However you can’t test any particular customer with both strategies to compare results so instead you use adaptive control (A/B testing) to try A on 90% (say) and B on the other 10% while tracking the results. The Impact Modeling algorithm then searches through the results to see which segments respond better to which strategies. Essentially it uses the results to find segments where one particular strategy works better and keeps driving down into the details of these segments to find more and more fine-grained ones where one approach or the other works better. The outcome is a decision tree or a simple ruleset that picks one of the strategies for each segment – very deployable. It is also easy to simulate the impact of the approach allowing you to maximize the financial impact.

Impact Modeling can be used when tracking multiple financial objectives and can be constrained by competing objectives (risk v revenue, for instance). It can also be extended to more than 2 choices and can be used on relatively small samples.

Nina illustrated the power of Impact Modeling with a couple of case studies. The first was a credit card issuer trying to find the right APR increase that would boost revenue without increasing risk or attrition. They found that half the accounts should get an APR increase (some small, some larger) while the other half should not to maximize results. Each strategy was applied to multiple segments and one of the interesting effects of Impact Modeling is this understanding of the segments. The second was another credit card issuer with a very diverse target group and learning which sub-segments responded to the two offers was very informative. Not only did Impact Modeling get better results, the user learned a lot too.

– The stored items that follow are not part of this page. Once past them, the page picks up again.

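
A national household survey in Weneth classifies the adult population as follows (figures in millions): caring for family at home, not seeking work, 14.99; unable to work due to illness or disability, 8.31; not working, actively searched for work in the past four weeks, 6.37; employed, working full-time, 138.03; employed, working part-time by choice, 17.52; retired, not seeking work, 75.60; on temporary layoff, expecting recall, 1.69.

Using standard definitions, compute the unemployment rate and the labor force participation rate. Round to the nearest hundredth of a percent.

Unemployment rate ≈ 4.93%; labor force participation rate ≈ 62.33%.

Employed = 138.03 + 17.52 = 155.55 million.
Unemployed = 6.37 + 1.69 = 8.06 million (jobless and actively searching, or on temporary layoff).
Labor force = 155.55 + 8.06 = 163.61 million.
Not in labor force = 14.99 + 8.31 + 75.60 = 98.90 million (those not working and not actively searching are outside the labor force).
Civilian working-age population = 163.61 + 98.90 = 262.51 million.
Unemployment rate = 8.06 / 163.61 = 4.93%.
Labor force participation rate = 163.61 / 262.51 = 62.33%.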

Given the outcome is a decision tree it may seem like Impact Modeling is the same as normal decision tree modeling. Impact Modeling is essentially an analytic technique for finding the right rules because it analytically finds the right tree nodes, considers the impact of prior decisions and allows multiple objectives to be considered. Personally I really like these kinds of analytic techniques as they are so clean to deploy, allowing them to be put into production rapidly. This is something that I will touch one when I speak this afternoon.